We memoise the computation of the score of the current program `p` by passing a tuple of `(Score, Program)` in `mhStep`.


Finally, `mhTrace` is the main entry point into the MCMC algorithm, which takes the number of samples we want and an initial configuration, and returns to us a list of programs along with their scores.

In [120]:
-- | Take a step of metropolois hastings
mhStep :: Program -- ^ ground truth (concrete)
          -> (Score, Program) -- ^ current position
          -> IO (Score, Program) -- ^ next position
mhStep c (score, p) = do
  p' <- perturbProgram p
  score' <- scoreProgram c p'
  let accept = score' / score
  r <- randfloat (0, 1)
  pure $ if r < accept then (score', p') else (score, p)


-- | Repeat a monadic computation
mRepeat :: Monad m => Int -> (a -> m a) -> (a -> m a)
mRepeat 0 _ = pure
mRepeat n f = f >=> mRepeat (n - 1) f

-- | Return the trace of programs seen and their scores
mhTrace :: Int -- ^ number of samples
        -> Program -- ^ original program (concrete)
        -> IO [(Score, Program)] -- ^ scores
mhTrace n c =
  let nsteps = 10
      -- go :: Int -> (Score, Program) -> M (Score, Program)
      go 0 (s, p) = pure [(s, p)]
      go n (s, p) = do
                      (s', p') <- mRepeat nsteps (mhStep c) $ (s, p)
                      rest <- go (n - 1) (s', p')
                      return $ (s', p'):rest
  in do
    let beginp = c
    s <- scoreProgram c beginp
    go n (s, beginp)

-- | Sample run on mul2
do 
  ps <- mhTrace 8 pmul2
  forM_ ps print

(2.03125,(nparams: 1 | [IPush 2,IMul]))
(2.03125,(nparams: 1 | [IPush 2,IMul]))
(2.015625,(nparams: 1 | [IPush 2,ISwap,IMul]))
(0.1,(nparams: 1 | [IAnd]))
(0.1,(nparams: 1 | []))
(0.1,(nparams: 1 | [IAdd]))
(0.1,(nparams: 1 | [IPush (-6),IDup]))
(0.1,(nparams: 1 | [IAnd]))
(0.1,(nparams: 1 | [IAnd]))

#### Putting it all together

We implement `optimise`, a thin wrapper around `mhTrace`, which invokes `mhTrace` for a 1000 iterations, sorts the
programs in descencing order, takes the best `4` programs and prints them out nicely.

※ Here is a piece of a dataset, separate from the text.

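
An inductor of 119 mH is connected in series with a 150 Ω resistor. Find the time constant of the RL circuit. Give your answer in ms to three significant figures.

τ ≈ 0.793 ms

τ = L/R = (0.119 H)/(150 Ω) = 7.933×10^-4 s.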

We use `optimise` in `main` to check the optimised versions of some sample programs, and they are indeed what we would expect: 
- `2 + 3` gets [constant folded](https://en.wikipedia.org/wiki/Constant_folding) to `5`
- `\x -> x * 2` gets [strength reduced](https://en.wikipedia.org/wiki/Strength_reduction) to `x + x`
- `\x -> x & x` gets constanr folded to `\x -> x`.

In [127]:
optimise :: Program -> IO ()
optimise c = do
  liftIO $ putStrLn $ "*** original: " <> show c <> "***"
  steps <- mhTrace 1000 c
  let descendingScore (s, _) (s', _) = compare s' s
  let opts = take 4 $ nub $
        sortBy descendingScore [(s, p) | (s, p) <- steps, s >= 2.0]
  forM_ opts $ \(s, p) -> do
    liftIO $ putStrLn $ show (progInsts p) <> " | " <> "score: " <> show s


main :: IO ()
main = do
  optimise $ Program 0 [IPush 2, IPush 3, IAdd]
  optimise $ Program 1 [IPush 2, IMul]
  optimise $ Program 1 [IDup, IAnd]
  
main

*** original: (nparams: 0 | [IPush 2,IPush 3,IAdd])***
[IPush 5] | score: 2.5
[IPush 2,IPush 3,ISwap,IAdd] | score: 2.0625
[IPush 2,IPush 3,ISwap,ISwap,IAdd] | score: 2.03125
*** original: (nparams: 1 | [IPush 2,IMul])***
[IDup,IAdd] | score: 2.25
[IDup,ISwap,IAdd] | score: 2.125
[IDup,ISwap,ISwap,IAdd] | score: 2.0625
[IDup,IDup,IAnd,IAdd] | score: 2.0625
*** original: (nparams: 1 | [IDup,IAnd])***
[] | score: 3.0
[IDup,IAnd] | score: 2.25
[IDup,ISwap,IAnd] | score: 2.125

#### Conclusions

My takeaway from this quick weekend hacking project are twofold:
- MCMC is quite powerful at exploring search spaces, even when the cost function isn't all that "smooth".
- Z3 is quite a good solver, an `SBV` is an _amazingly well designed_ library --- it took me all of 15 minutes to get the library
working!
- Guiding MCMC with extra knowledge seems to be really useful.
- I don't ever need to code up basic compiler transformations again `:)`

I really enjoyed reproducing the `STOKE` paper: It's well written, extremely clear about what they did,
and plain fun to replicate. 

I'd like to expand this to add more instructions, or alternatively, cannibalize the code written here
into my [`tiny-optimising-compiler`](https://github.com/bollu/tiny-optimising-compiler)
project which hopes to be the go-to reference for all newfangled compiler optimisation techniques.